Every once in a while I do something really, really stupid. Like, say, for instance, delete a whole directory of very important code that I'm working on and my last backup is a couple of weeks old (because of a server move and my failure to re-setup my cron backup). How did this happen? Well, for one, I was coding at about 5:30 a.m. before my caffeine had set in, and, secondly, I was rm -rf'ing with tab-completion. Almost instantly after I pressed Enter I realized what I had done. Tragedy. Or so I thought…

In Linux, you can undelete files if you are using the ext2 file system. A very handy tool called debugfs allows you to list files marked as deleted. I'm using the ext3 file system (ext2's successor), so I thought the debugfs solution would work. Unfortunately, ext3 actually zeros out the block pointer (the pointer to the file's data), so reconstructing the file becomes impossible with debugfs.

So, what to do? I had seen some mailing list posts refering to 'grepping' the data from the disk drive. Most everything I lost was code (specifically, Ruby). I attempted to use grep to search my hard disk device (/dev/sda7 in my case), but grep kept erroring out with "memory exhausted" errors. Hrrm.

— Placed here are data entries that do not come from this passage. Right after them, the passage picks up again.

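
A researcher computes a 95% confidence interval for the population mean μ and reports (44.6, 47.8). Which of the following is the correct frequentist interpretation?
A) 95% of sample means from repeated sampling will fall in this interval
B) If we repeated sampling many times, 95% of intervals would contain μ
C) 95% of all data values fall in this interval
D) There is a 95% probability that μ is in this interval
B

A) Wrong — coverage applies to intervals containing μ, not to future x̄ values.
B) Correct — this is the frequentist long-run coverage interpretation.
C) Wrong — a CI is about the parameter μ, not individual data values.
D) Wrong — μ is fixed; the randomness lives in the interval, not in μ.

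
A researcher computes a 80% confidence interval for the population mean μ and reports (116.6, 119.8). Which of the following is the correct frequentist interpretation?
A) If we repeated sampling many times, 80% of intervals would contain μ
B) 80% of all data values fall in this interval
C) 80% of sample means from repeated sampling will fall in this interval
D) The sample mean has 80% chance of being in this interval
A

A) Correct — this is the frequentist long-run coverage interpretation.
B) Wrong — a CI is about the parameter μ, not individual data values.
C) Wrong — coverage applies to intervals containing μ, not to future x̄ values.
D) Wrong — x̄ is observed and sits in the interval by construction.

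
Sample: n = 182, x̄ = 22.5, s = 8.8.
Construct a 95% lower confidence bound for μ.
μ ≥ 21.42

Lower bound (one-sided):
t* = 1.653 (one-sided for 95%)
Lower bound = x̄ - t* · s/√n = 22.5 - 1.653 · 8.8/√182 = 21.42

We are 95% confident that μ ≥ 21.42.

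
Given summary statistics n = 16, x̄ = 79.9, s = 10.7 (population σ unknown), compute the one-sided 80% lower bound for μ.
μ ≥ 77.58

Lower bound (one-sided):
t* = 0.866 (one-sided for 80%)
Lower bound = x̄ - t* · s/√n = 79.9 - 0.866 · 10.7/√16 = 77.58

We are 80% confident that μ ≥ 77.58.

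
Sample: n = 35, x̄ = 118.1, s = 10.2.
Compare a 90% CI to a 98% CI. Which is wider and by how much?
98% CI is wider by 2.59

df = 34
90% CI: t* = 1.691, (115.18, 121.02), width = 2 · t* · s/√n = 5.83
98% CI: t* = 2.441, (113.89, 122.31), width = 2 · t* · s/√n = 8.42

The 98% CI is wider by 8.42 - 5.83 = 2.59.
Higher confidence requires a wider interval.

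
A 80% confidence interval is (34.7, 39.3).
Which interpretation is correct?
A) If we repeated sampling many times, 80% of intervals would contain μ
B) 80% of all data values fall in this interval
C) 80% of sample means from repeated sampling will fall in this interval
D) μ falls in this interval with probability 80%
A

A) Correct — this is the frequentist long-run coverage interpretation.
B) Wrong — a CI is about the parameter μ, not individual data values.
C) Wrong — coverage applies to intervals containing μ, not to future x̄ values.
D) Wrong — μ is fixed; the randomness lives in the interval, not in μ.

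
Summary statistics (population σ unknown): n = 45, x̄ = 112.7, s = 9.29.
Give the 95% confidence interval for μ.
(109.91, 115.49)

t-interval (σ unknown):
df = n - 1 = 44
t* = 2.015 for 95% confidence

Margin of error = t* · s/√n = 2.015 · 9.29/√45 = 2.79

CI: (109.91, 115.49)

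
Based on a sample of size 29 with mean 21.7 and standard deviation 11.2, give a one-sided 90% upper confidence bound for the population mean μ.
μ ≤ 24.43

Upper bound (one-sided):
t* = 1.313 (one-sided for 90%)
Upper bound = x̄ + t* · s/√n = 21.7 + 1.313 · 11.2/√29 = 24.43

We are 90% confident that μ ≤ 24.43.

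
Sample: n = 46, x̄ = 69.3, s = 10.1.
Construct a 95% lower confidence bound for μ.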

A rethink of the problem led me to the 'strings' program, which extracts text from files, stdin, or even a disk device. I dumped all text from the disk partition to a text file like so:


#strings /dev/sda7 > /path/to/big_text_file

Note: It is probably a good idea to put the big text file on a separate partition. Otherwise, you risk writing over some of your deleted files on the partition you are attempting to recover from.

I was now able to open the big_text_file in vim and recover all of my deleted code by searching for particular code snippets. It's not ideal, but I was able to recover everything. Instead of losing several days worth of work, I only lost a couple of hours.

And, of course, my backup is re-setup.